Results are presented in terms of velocity, pressure, magnetic field flux density, wall shear stress, and streamlines. Also, the number of particles in each direction is presented for the four studied cases. The results show that using proper magnets configurations makes it possible to guide more particles to the desired branch (up to 4%) while preventing particles from entering the unwanted branch (up to 13%). By defining connectivity between oscillatory shear index (OSI) value and magnetic drug delivery efficacy, it becomes clear that places with lower OSI values are more proper to place the magnets than areas with higher OSI values.

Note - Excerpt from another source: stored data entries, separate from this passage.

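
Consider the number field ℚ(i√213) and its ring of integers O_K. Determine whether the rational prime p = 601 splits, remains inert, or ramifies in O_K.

d = -213 ≡ 3 (mod 4), so O_K = ℤ[√-213] and disc(K) = 4d = -852.
Since gcd(601, -852) = 1 the prime 601 does not ramify.
Euler's criterion: (-213)^300 mod 601 = 600. Thus (-213|601) = -1.
(-213/601) = -1, so 601 is inert.

remains prime (inert)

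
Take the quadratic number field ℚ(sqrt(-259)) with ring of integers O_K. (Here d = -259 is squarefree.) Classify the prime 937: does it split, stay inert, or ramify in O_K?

Since -259 ≡ 1 mod 4, the ring of integers is ℤ[(1+√-259)/2] with discriminant -259.
937 ∤ -259, so 937 is unramified.
Euler's criterion: (-259)^468 mod 937 = 936. Thus (-259|937) = -1.
(-259/937) = -1, so 937 is inert.

inert — (937) stays prime in O_K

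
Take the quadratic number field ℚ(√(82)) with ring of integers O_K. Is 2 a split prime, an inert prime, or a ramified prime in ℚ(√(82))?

82 mod 4 = 2, hence disc K = 4·82 = 328 and O_K = ℤ[√82].
2 divides disc(K) = 328, so 2 ramifies.

p ramifies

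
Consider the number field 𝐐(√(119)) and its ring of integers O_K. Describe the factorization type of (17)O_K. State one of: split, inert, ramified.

d = 119 ≡ 3 (mod 4), so O_K = ℤ[√119] and disc(K) = 4d = 476.
Ramification test: 17 | 476. The prime 17 ramifies in K.

17 is ramified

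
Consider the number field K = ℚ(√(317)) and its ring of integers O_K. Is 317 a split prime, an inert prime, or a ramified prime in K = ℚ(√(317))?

d = 317 ≡ 1 (mod 4), so O_K = ℤ[(1+√317)/2] and disc(K) = d = 317.
disc(K) = 317 = 317·1, so p = 317 is ramified.

ramified — (317) = 𝔭²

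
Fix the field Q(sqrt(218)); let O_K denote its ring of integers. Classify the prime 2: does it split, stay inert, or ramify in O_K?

ramifies in O_K

d = 218 ≡ 2 (mod 4), so O_K = ℤ[√218] and disc(K) = 4d = 872.
Ramification test: 2 | 872. The prime 2 ramifies in K.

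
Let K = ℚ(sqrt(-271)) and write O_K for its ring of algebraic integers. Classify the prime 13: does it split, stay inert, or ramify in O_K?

inert — (13) stays prime in O_K

d = -271 ≡ 1 (mod 4), so O_K = ℤ[(1+√-271)/2] and disc(K) = d = -271.
Since gcd(13, -271) = 1 the prime 13 does not ramify.
Compute (-271/13) via Euler: 2^((13-1)/2) mod 13 = 12, so (-271/13) = -1.
(-271/13) = -1, so 13 is inert.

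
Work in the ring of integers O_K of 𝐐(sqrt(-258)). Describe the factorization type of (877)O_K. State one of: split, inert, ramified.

inert

-258 mod 4 = 2, hence disc K = 4·(-258) = -1032 and O_K = ℤ[√-258].
Since gcd(877, -1032) = 1 the prime 877 does not ramify.
Euler's criterion: (-258)^438 mod 877 = 876. Thus (-258|877) = -1.
(-258/877) = -1, so 877 is inert.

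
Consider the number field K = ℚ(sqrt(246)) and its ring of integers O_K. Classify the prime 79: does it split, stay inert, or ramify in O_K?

Since 246 ≢ 1 mod 4, the ring of integers is ℤ[√246] with discriminant 4·246 = 984.
79 ∤ 984, so 79 is unramified.
Legendre symbol by Euler's criterion: (246/79) ≡ 246^39 ≡ 1 (mod 79), i.e. (246/79) = 1.
d is a quadratic residue mod p, hence 79 splits in O_K.

p splits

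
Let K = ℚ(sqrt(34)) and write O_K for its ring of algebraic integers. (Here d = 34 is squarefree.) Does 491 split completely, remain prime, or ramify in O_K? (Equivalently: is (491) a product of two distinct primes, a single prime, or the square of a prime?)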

It was observed that increasing the diameter of particles does not necessarily result in a higher drug delivery efficiency. The configuration of the magnets and the size of particles are the main affecting parameters that should be chosen precisely to meet the most efficient drug delivery performance. Magnetic drug targeting (MDT) is a promising method to improve the therapy efficiency for cardiovascular diseases (CVDs) and cancers. Fundamentally, it's vital to steer the superparamagnetic iron oxide nanoparticles (SPIONs) to the target lesion location to increase the capture efficiency. Hence, the present study aims to enhance the drug delivery to the desired branch in a 3D carotid bifurcation. Besides, it is tried to decrement the particles' entry to the unwanted outlet by using four different magnet configurations implanted adjacent to the artery wall. The Eulerian-Lagrangian approach with one-way coupling is employed for numerical simulation of the problem using the finite element method (FEM). The dominant forces acting on particles are drag and magnetophoretic. The blood flow is laminar, incompressible, pulsatile, and non-Newtonian. The results show that it is possible to guide more particles to the desired branch (up to 4%) while preventing particles from entering the unwanted branch (up to 13%). By defining connectivity between oscillatory shear index (OSI) value and magnetic drug delivery efficacy, it becomes clear that places with lower OSI values are more proper to place the magnets than areas with higher OSI values.
磁药物靶向(MDT)是一种提高心血管疾病(CVD)和癌症治疗效果的有前途的方法。在 MDT 中,治疗剂与超顺磁氧化铁纳米颗粒(SPION)核心结合,然后通过磁场引导至受损组织。从根本上讲,将 SPION 引导至所需位置对于提高目标病变部位的捕获效率至关重要。因此,本研究旨在增强颈动脉分叉处所需分支的药物输送。此外,通过使用植入动脉壁附近的四种不同磁体配置(最大磁通密度为 0.4 T),尝试减少颗粒进入不需要的出口的数量。还研究了四种情况下粒径(200nm 至 2µm)对药物输送性能的影响。
使用有限元方法(FEM)通过单向耦合的欧拉-拉格朗日方法对问题进行数值模拟。作用于颗粒的主要力是阻力和磁泳力。采用颈动脉分叉的 CT 模型来实现 3D 真实几何形状。血流被认为是层流、不可压缩、脉动和非牛顿的。使用三元件风箱方程施加边界条件。
结果以速度、压力、磁场磁通密度、壁剪切应力和流线表示。还给出了四种研究情况中每个方向的颗粒数量。结果表明,使用适当的磁铁配置可以将更多的颗粒引导至所需的分支(最多 4%),同时防止颗粒进入不需要的分支(最多 13%)。通过定义振荡剪切指数(OSI)值和磁药物输送效果之间的连接性,可以清楚地看出,OSI 值较低的位置比 OSI 值较高的位置更适合放置磁铁。
观察到增加颗粒直径不一定会导致更高的药物输送效率。磁铁的配置和颗粒的大小是主要的影响参数,应该精确选择以达到最有效的药物输送性能。磁药物靶向(MDT)是一种提高心血管疾病(CVD)和癌症治疗效果的有前途的方法。从根本上讲,将超顺磁氧化铁纳米颗粒(SPION)引导至目标病变位置对于提高捕获效率至关重要。因此,本研究旨在增强 3D 颈动脉分叉处所需分支的药物输送。此外,通过使用植入动脉壁附近的四种不同磁体配置,可以尝试减少颗粒进入不需要的出口的数量。使用有限元方法(FEM)通过单向耦合的欧拉-拉格朗日方法对问题进行数值模拟。作用于颗粒的主要力是阻力和磁泳力。血流是层流、不可压缩、脉动和非牛顿的。结果表明,可以将更多的颗粒引导至所需的分支(最多 4%),同时防止颗粒进入不需要的分支(最多 13%)。通过定义振荡剪切指数(OSI)值和磁药物输送效果之间的连接性,可以清楚地看出,OSI 值较低的位置比 OSI 值较高的位置更适合放置磁铁。